4. Whole-genome population and association studies

4.1. Introduction

When considering whole-genome analyses, one major advantage of working with A. mellifera, A. cerana or even A. dorsata is that their genomes are very compact, only ~223-228 Mb long (Oppenheim et al., 2020; Wallberg et al., 2019; Wang et al., 2020). In comparison, the honey bee parasite Varroa harvest a larger genome size of 368 Mb (Cornman et al., 2010; Techer et al., 2019) while the human genome, for instance, is even larger with 3055 Mb (Nurk et al., 2022). As a result, it quickly became evident that the cost-to-benefit ratio of using whole genome sequencing for honey bee applications was excellent, as compared to other approaches. For instance, SNP chips only allow the study of between 10,000 and 100,000 markers for a price that will not be much lower than whole genome sequencing (between one third and half the price at the time of writing), whereas the latter approach enables the detection of several million markers. Other disadvantages of using SNP chips are that the choice of markers is biased, and that the high density of SNPs and indels in the A. mellifera genome complicates the chip design (allele drop-out can often happen due to neighboring polymorphism).

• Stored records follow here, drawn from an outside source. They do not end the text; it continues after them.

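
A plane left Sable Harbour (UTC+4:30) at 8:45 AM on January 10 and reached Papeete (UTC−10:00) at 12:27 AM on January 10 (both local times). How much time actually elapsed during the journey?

Departure in UTC: 8:45 AM − 4:30 = 4:15 AM on Jan 10.
Arrival in UTC: 12:27 AM + 10:00 = 10:27 AM on Jan 10.
Elapsed = 10:27 AM − 4:15 AM = 6 hours 12 minutes.

6 hours 12 minutes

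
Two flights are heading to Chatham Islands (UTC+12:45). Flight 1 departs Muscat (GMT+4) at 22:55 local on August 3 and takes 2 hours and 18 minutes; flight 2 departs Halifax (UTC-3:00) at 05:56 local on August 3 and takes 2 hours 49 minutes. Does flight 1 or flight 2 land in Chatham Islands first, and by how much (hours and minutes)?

the second, by 9 hours 28 minutes

Flight 1 in UTC: 22:55 − 4:00 = 18:55 on Aug 3.
+2 hours and 18 minutes → arrive 21:13 UTC on Aug 3.
Flight 2 in UTC: 05:56 + 3:00 = 08:56 on Aug 3.
+2 hours and 49 minutes → arrive 11:45 UTC on Aug 3.
Flight 2 lands earlier by 9 hours 28 minutes.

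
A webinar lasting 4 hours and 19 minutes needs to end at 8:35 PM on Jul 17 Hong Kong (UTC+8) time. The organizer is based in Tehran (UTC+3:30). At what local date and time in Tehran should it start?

11:46 AM on July 17

Target end time in UTC: 8:35 PM − 8:00 = 12:35 PM on Jul 17.
Subtract 4 hours and 19 minutes → start 8:16 AM UTC on Jul 17.
Tehran is UTC+3:30: 8:16 AM + 3:30 = 11:46 AM on Jul 17.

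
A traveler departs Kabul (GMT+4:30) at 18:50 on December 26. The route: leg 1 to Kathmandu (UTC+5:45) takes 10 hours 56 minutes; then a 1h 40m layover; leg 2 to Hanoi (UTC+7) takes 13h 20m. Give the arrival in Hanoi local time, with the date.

Convert departure to UTC: 18:50 − 4:30 = 14:20 UTC on Dec 26.
Add 10 hours and 56 minutes leg 1 → 01:16 UTC (Dec 27).
Add 1 hour and 40 minutes layover in Kathmandu → 02:56 UTC.
Add 13 hours and 20 minutes leg 2 → 16:16 UTC.
Hanoi is UTC+7:00, so local arrival = 16:16 + 7:00 = 23:16 on Dec 27.

23:16 on Dec 27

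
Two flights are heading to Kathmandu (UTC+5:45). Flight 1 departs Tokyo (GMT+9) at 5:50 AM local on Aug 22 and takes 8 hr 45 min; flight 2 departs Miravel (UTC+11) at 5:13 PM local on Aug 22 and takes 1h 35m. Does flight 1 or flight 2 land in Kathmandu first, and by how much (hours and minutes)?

the first, by 2 hours 13 minutes

Flight 1 in UTC: 5:50 AM − 9:00 = 8:50 PM on Aug 21.
+8 hours and 45 minutes → arrive 5:35 AM UTC on Aug 22.
Flight 2 in UTC: 5:13 PM − 11:00 = 6:13 AM on Aug 22.
+1 hour and 35 minutes → arrive 7:48 AM UTC on Aug 22.
Flight 1 lands earlier by 2 hours 13 minutes.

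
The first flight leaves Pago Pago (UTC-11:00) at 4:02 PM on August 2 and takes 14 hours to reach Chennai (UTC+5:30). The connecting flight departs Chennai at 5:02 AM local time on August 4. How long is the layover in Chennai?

Convert departure to UTC: 4:02 PM + 11:00 = 3:02 AM UTC on Aug 3.
Add 14 hours flight time → 5:02 PM UTC.
Chennai is UTC+5:30, so local arrival = 5:02 PM + 5:30 = 10:32 PM on Aug 3.
Layover = 5:02 AM − 10:32 PM (+1 day) = 6 hours 30 minutes.

6 hours 30 minutes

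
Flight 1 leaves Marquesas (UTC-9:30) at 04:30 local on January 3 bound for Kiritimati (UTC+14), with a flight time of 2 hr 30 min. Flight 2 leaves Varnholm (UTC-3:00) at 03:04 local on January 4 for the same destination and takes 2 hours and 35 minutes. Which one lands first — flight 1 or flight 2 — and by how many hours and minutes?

Flight 1 in UTC: 04:30 + 9:30 = 14:00 on Jan 3.
+2 hours 30 minutes → arrive 16:30 UTC on Jan 3.
Flight 2 in UTC: 03:04 + 3:00 = 06:04 on Jan 4.
+2 hours 35 minutes → arrive 08:39 UTC on Jan 4.
Flight 1 lands earlier by 16 hours 9 minutes.

the first, by 16 hours 9 minutes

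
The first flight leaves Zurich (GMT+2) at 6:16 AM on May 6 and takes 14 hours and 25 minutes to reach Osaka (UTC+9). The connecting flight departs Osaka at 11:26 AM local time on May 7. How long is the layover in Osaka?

7 hours 45 minutes

Convert departure to UTC: 6:16 AM − 2:00 = 4:16 AM UTC on May 6.
Add 14 hours 25 minutes flight time → 6:41 PM UTC.
Osaka is UTC+9:00, so local arrival = 6:41 PM + 9:00 = 3:41 AM on May 7.
Layover = 11:26 AM − 3:41 AM = 7 hours 45 minutes.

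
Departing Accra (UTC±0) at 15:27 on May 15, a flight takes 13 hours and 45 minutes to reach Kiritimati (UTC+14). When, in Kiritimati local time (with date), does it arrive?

Kiritimati is 14:00 ahead of Accra.
After 13 hours 45 minutes it is 05:12 (May 16) in Accra.
Shift by the zone difference: 05:12 + 14:00 = 19:12 on May 16 in Kiritimati.

19:12 on May 16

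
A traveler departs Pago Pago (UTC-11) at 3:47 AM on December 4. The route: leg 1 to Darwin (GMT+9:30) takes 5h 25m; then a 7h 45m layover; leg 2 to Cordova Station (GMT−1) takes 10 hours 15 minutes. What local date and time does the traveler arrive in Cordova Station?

Convert departure to UTC: 3:47 AM + 11:00 = 2:47 PM UTC on Dec 4.
Add 5 hours 25 minutes leg 1 → 8:12 PM UTC.
Add 7 hours and 45 minutes layover in Darwin → 3:57 AM UTC (Dec 5).
Add 10 hours 15 minutes leg 2 → 2:12 PM UTC.
Cordova Station is UTC−1:00, so local arrival = 2:12 PM − 1:00 = 1:12 PM on Dec 5.

1:12 PM on December 5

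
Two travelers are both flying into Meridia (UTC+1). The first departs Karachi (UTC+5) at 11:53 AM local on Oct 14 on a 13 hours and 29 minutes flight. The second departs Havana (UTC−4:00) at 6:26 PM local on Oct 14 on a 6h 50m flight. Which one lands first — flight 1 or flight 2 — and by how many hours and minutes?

Flight 1 in UTC: 11:53 AM − 5:00 = 6:53 AM on Oct 14.
+13 hours 29 minutes → arrive 8:22 PM UTC on Oct 14.
Flight 2 in UTC: 6:26 PM + 4:00 = 10:26 PM on Oct 14.
+6 hours 50 minutes → arrive 5:16 AM UTC on Oct 15.
Flight 1 lands earlier by 8 hours 54 minutes.

the first, by 8 hours 54 minutes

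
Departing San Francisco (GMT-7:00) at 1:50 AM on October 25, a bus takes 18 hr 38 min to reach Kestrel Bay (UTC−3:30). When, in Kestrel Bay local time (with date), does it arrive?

11:58 PM on October 25

Convert departure to UTC: 1:50 AM + 7:00 = 8:50 AM UTC on Oct 25.
Add 18 hours 38 minutes travel time → 3:28 AM UTC (Oct 26).
Kestrel Bay is UTC−3:30, so local arrival = 3:28 AM − 3:30 = 11:58 PM on Oct 25.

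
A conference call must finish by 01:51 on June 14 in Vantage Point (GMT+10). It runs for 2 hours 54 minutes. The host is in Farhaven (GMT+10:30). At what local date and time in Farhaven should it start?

Target end time in UTC: 01:51 − 10:00 = 15:51 on Jun 13.
Subtract 2 hours 54 minutes → start 12:57 UTC on Jun 13.
Farhaven is UTC+10:30: 12:57 + 10:30 = 23:27 on Jun 13.

23:27 on June 13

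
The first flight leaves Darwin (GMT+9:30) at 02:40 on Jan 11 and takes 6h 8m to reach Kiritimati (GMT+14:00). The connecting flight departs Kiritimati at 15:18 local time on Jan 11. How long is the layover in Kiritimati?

Convert departure to UTC: 02:40 − 9:30 = 17:10 UTC on Jan 10.
Add 6 hours and 8 minutes flight time → 23:18 UTC.
Kiritimati is UTC+14:00, so local arrival = 23:18 + 14:00 = 13:18 on Jan 11.
Layover = 15:18 − 13:18 = 2 hours.

2 hours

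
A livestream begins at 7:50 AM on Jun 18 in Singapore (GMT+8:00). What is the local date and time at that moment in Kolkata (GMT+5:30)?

Kolkata is 2:30 behind Singapore.
Shift by the zone difference: 7:50 AM − 2:30 = 5:20 AM on Jun 18 in Kolkata.

5:20 AM on June 18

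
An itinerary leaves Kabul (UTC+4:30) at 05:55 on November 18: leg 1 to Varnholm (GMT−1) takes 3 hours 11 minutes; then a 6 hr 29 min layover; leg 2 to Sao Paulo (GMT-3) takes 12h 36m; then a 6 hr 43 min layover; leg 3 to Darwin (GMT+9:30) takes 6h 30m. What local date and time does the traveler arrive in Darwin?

Convert departure to UTC: 05:55 − 4:30 = 01:25 UTC on Nov 18.
Add 3 hours 11 minutes leg 1 → 04:36 UTC.
Add 6 hours and 29 minutes layover in Varnholm → 11:05 UTC.
Add 12 hours 36 minutes leg 2 → 23:41 UTC.
Add 6 hours and 43 minutes layover in Sao Paulo → 06:24 UTC (Nov 19).
Add 6 hours and 30 minutes leg 3 → 12:54 UTC.
Darwin is UTC+9:30, so local arrival = 12:54 + 9:30 = 22:24 on Nov 19.

22:24 on November 19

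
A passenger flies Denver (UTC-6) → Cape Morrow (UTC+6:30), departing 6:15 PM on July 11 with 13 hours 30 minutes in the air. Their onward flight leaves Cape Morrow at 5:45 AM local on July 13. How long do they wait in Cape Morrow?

Convert departure to UTC: 6:15 PM + 6:00 = 12:15 AM UTC on Jul 12.
Add 13 hours 30 minutes flight time → 1:45 PM UTC.
Cape Morrow is UTC+6:30, so local arrival = 1:45 PM + 6:30 = 8:15 PM on Jul 12.
Layover = 5:45 AM − 8:15 PM (+1 day) = 9 hours 30 minutes.

9 hours 30 minutes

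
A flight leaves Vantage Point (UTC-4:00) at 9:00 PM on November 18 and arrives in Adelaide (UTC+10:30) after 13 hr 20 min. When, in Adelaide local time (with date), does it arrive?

Adelaide is 14:30 ahead of Vantage Point.
After 13 hours and 20 minutes it is 10:20 AM (Nov 19) in Vantage Point.
Shift by the zone difference: 10:20 AM + 14:30 = 12:50 AM on Nov 20 in Adelaide.

12:50 AM on Nov 20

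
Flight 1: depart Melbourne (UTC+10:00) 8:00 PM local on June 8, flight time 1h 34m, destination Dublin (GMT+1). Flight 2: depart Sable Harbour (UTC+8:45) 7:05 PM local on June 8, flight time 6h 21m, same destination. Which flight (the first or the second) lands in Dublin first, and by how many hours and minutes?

the first, by 5 hours 7 minutes

Flight 1 in UTC: 8:00 PM − 10:00 = 10:00 AM on Jun 8.
+1 hour and 34 minutes → arrive 11:34 AM UTC on Jun 8.
Flight 2 in UTC: 7:05 PM − 8:45 = 10:20 AM on Jun 8.
+6 hours 21 minutes → arrive 4:41 PM UTC on Jun 8.
Flight 1 lands earlier by 5 hours 7 minutes.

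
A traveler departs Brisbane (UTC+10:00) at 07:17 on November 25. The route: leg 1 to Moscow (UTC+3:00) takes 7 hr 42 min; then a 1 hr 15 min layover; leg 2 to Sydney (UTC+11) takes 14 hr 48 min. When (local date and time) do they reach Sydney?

Convert departure to UTC: 07:17 − 10:00 = 21:17 UTC on Nov 24.
Add 7 hours 42 minutes leg 1 → 04:59 UTC (Nov 25).
Add 1 hour and 15 minutes layover in Moscow → 06:14 UTC.
Add 14 hours and 48 minutes leg 2 → 21:02 UTC.
Sydney is UTC+11:00, so local arrival = 21:02 + 11:00 = 08:02 on Nov 26.

08:02 on Nov 26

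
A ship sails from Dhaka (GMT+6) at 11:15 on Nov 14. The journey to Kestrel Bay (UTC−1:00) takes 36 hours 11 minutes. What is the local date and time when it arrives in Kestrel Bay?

16:26 on November 15

Convert departure to UTC: 11:15 − 6:00 = 05:15 UTC on Nov 14.
Add 36 hours and 11 minutes travel time → 17:26 UTC (Nov 15).
Kestrel Bay is UTC−1:00, so local arrival = 17:26 − 1:00 = 16:26 on Nov 15.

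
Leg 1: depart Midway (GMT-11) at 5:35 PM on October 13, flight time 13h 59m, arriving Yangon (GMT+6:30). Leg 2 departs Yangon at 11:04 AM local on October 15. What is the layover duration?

10 hours

Convert departure to UTC: 5:35 PM + 11:00 = 4:35 AM UTC on Oct 14.
Add 13 hours and 59 minutes flight time → 6:34 PM UTC.
Yangon is UTC+6:30, so local arrival = 6:34 PM + 6:30 = 1:04 AM on Oct 15.
Layover = 11:04 AM − 1:04 AM = 10 hours.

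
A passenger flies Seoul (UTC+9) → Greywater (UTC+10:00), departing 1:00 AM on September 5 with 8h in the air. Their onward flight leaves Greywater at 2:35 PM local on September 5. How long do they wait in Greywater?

4 hours 35 minutes

Convert departure to UTC: 1:00 AM − 9:00 = 4:00 PM UTC on Sep 4.
Add 8 hours flight time → 12:00 AM UTC (Sep 5).
Greywater is UTC+10:00, so local arrival = 12:00 AM + 10:00 = 10:00 AM on Sep 5.
Layover = 2:35 PM − 10:00 AM = 4 hours 35 minutes.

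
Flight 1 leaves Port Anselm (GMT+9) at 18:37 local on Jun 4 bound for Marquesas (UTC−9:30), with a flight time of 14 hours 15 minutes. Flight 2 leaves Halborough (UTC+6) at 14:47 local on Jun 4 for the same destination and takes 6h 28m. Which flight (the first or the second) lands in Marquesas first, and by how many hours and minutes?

the second, by 8 hours 37 minutes

Flight 1 in UTC: 18:37 − 9:00 = 09:37 on Jun 4.
+14 hours 15 minutes → arrive 23:52 UTC on Jun 4.
Flight 2 in UTC: 14:47 − 6:00 = 08:47 on Jun 4.
+6 hours and 28 minutes → arrive 15:15 UTC on Jun 4.
Flight 2 lands earlier by 8 hours 37 minutes.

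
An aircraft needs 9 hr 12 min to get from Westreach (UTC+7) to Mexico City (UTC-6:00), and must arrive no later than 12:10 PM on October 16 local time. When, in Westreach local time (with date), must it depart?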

Nevertheless, the whole-genome sequencing approach has its drawbacks, with complex and intricate analysis pipelines and longer computational times. While bioinformatics is included in most molecular biology and ecology related curriculum, the steep learning curve can be discouraging for new users without proper guidance (Carvalho & Rustici, 2013). Additionally, whole genome computations should really be carried on remote access high performance clusters (HPC) or local workstations. It may thus not be ideal if rapid answers to questions such as parentage testing or subspecies assignment are needed. Moreover, data storage can be a critical issue, with an average of 2-3 Gb needed per sample for the raw sequencing files (FASTQ: text-based file that contains the nucleotide sequence and associated quality score), 3-4 Gb for the corresponding alignment files (BAM: binary alignment map files) and files up to one terabyte for reporting genomic sequence variation (VCF: variant calling files) depending on the dataset size.

Until now, most sequencing results were obtained with paired-end Illumina sequencing. With the recent progress made in long-read sequencing, having reference-quality assemblies for several individuals, ideally from different subspecies within a targeted Apis species can become a future standard. This will allow the construction of pan-genome graphs, taking inter-individual variation into account at the reference genome level. Long-read sequencing of individual samples will also allow the detection of large structural rearrangements and repeat landscapes that cannot be analysed accurately with short reads.